An experimental-numerical study of heat transfer enhancement in a minichannel using asymmetric pulsating flows

Abstract

The development of current and next generation high performance electronic devices has led to miniaturization in more densely packed spaces. The increasing power levels has resulted in ever-increasing heat flux densities which necessitates the evolution of new liquid-based heat exchange technologies. Implementation of single-phase cooling systems using pulsating flow is viewed as a potential solution to the problems involving high energy density electronics. This work involves a combined experimental and numerical analysis of pulsating flows in a rectangular minichannel undergoing asymmetric sinusoidal flow pulsation formats. The minichannel design includes a heated bottom section approximated as a constant heat flux boundary by uniformly heating a 12.5 μm thick Inconel foil. Infrared thermography (IR) is used for thermal measurements of the heated boundary from the hydrodynamically and thermally developed region of the minichannel. A three-dimensional conjugate heat transfer ANSYS CFX model is used for simulations. Asymmetric sinusoidal pulsating flows in the form of leading and lagging profiles with Womersley number of 2.5 and a flow rate amplitude ratio of 0.5 and 3 are investigated. The rapid fluctuating characteristics of the asymmetric waveforms cause a sudden shift in the flow velocity profiles and the subsequent increased pressure drop shows an evolution of phase lag.
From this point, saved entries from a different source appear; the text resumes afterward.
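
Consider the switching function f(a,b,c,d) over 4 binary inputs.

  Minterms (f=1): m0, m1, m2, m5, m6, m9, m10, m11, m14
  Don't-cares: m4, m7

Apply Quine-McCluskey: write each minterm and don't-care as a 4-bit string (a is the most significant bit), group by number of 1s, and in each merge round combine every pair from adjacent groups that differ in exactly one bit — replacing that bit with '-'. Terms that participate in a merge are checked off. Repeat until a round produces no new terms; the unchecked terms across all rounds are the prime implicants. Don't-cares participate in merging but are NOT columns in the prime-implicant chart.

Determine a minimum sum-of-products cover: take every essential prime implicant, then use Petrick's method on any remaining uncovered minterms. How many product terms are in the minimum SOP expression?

3

size-2^0 implicants → 0000(✓)  0001(✓)  0010(✓)  0100(✓)  0101(✓)  0110(✓)  0111(✓)  1001(✓)  1010(✓)  1011(✓)  1110(✓)
size-2^1 implicants → -001  -010(✓)  -110(✓)  0-00(✓)  0-01(✓)  0-10(✓)  00-0(✓)  000-(✓)  01-0(✓)  01-1(✓)  010-(✓)  011-(✓)  1-10(✓)  10-1  101-
size-2^2 implicants → --10  0--0  0-0-  01--
Unchecked terms (primes): --10, -001, 0--0, 0-0-, 01--, 10-1, 101-
Minterm coverage:
  m0 ⊆ 0--0,0-0-
  m1 ⊆ -001,0-0-
  m2 ⊆ --10,0--0
  m5 ⊆ 0-0-,01--
  m6 ⊆ --10,0--0,01--
  m9 ⊆ -001,10-1
  m10 ⊆ --10,101-
  m11 ⊆ 10-1,101-
  m14 ⊆ --10 [E]
E = {--10}
Petrick residual → 0-0-, 10-1
Cover = cd' + a'c' + ab'd  |cover|=3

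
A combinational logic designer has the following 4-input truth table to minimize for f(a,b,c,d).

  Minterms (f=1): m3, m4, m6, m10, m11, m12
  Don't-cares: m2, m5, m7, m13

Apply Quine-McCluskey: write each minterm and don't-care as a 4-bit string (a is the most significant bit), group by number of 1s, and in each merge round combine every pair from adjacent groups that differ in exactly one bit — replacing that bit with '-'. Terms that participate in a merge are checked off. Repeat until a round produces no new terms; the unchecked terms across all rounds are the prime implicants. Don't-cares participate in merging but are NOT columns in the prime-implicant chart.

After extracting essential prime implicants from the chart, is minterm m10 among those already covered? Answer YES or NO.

Round 0: 0010✓ 0011✓ 0100✓ 0101✓ 0110✓ 0111✓ 1010✓ 1011✓ 1100✓ 1101✓
Round 1: -010✓ -011✓ -100✓ -101✓ 0-10✓ 0-11✓ 001-✓ 01-0✓ 01-1✓ 010-✓ 011-✓ 101-✓ 110-✓
Round 2: -01- -10- 0-1- 01--
PIs = {-01-, -10-, 0-1-, 01--}
Coverage chart:
  m3: -01-,0-1-
  m4: -10-,01--
  m6: 0-1-,01--
  m10: -01- ←essential
  m11: -01- ←essential
  m12: -10- ←essential
Essential: -01-, -10-

YES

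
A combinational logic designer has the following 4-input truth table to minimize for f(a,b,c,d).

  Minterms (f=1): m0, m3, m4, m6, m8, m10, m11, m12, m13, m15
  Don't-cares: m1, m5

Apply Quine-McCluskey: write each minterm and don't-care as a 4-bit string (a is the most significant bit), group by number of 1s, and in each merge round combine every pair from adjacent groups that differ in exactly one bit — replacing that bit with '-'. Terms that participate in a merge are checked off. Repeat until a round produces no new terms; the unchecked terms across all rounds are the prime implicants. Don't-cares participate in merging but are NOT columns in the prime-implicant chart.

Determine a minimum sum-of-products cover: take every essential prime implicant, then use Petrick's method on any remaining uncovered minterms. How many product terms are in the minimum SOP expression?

5

size-2^0 implicants → 0000(✓)  0001(✓)  0011(✓)  0100(✓)  0101(✓)  0110(✓)  1000(✓)  1010(✓)  1011(✓)  1100(✓)  1101(✓)  1111(✓)
size-2^1 implicants → -000(✓)  -011  -100(✓)  -101(✓)  0-00(✓)  0-01(✓)  00-1  000-(✓)  01-0  010-(✓)  1-00(✓)  1-11  10-0  101-  11-1  110-(✓)
size-2^2 implicants → --00  -10-  0-0-
Unchecked terms (primes): --00, -011, -10-, 0-0-, 00-1, 01-0, 1-11, 10-0, 101-, 11-1
Minterm coverage:
  m0 ⊆ --00,0-0-
  m3 ⊆ -011,00-1
  m4 ⊆ --00,-10-,0-0-,01-0
  m6 ⊆ 01-0 [E]
  m8 ⊆ --00,10-0
  m10 ⊆ 10-0,101-
  m11 ⊆ -011,1-11,101-
  m12 ⊆ --00,-10-
  m13 ⊆ -10-,11-1
  m15 ⊆ 1-11,11-1
E = {01-0}
Petrick residual → --00, -011, 10-0, 11-1
Cover = c'd' + b'cd + a'bd' + ab'd' + abd  |cover|=5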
The intensification of fluid momentum due to high oscillating flowrate amplitudes causes enhanced mixing in the near-wall and bulk regions of the channel, as evidenced by the wall temperature profiles. The presence of wall viscous forces leads to the phenomenon of annular effects which has been widely investigated in the literature for symmetric flow profiles. The wall and bulk temperature profiles tend to readily adjust to this rapidly fluctuating flow. The effect of high pulsation flow rate amplitude leads to a heat transfer enhancement of about 11% over the corresponding steady flow.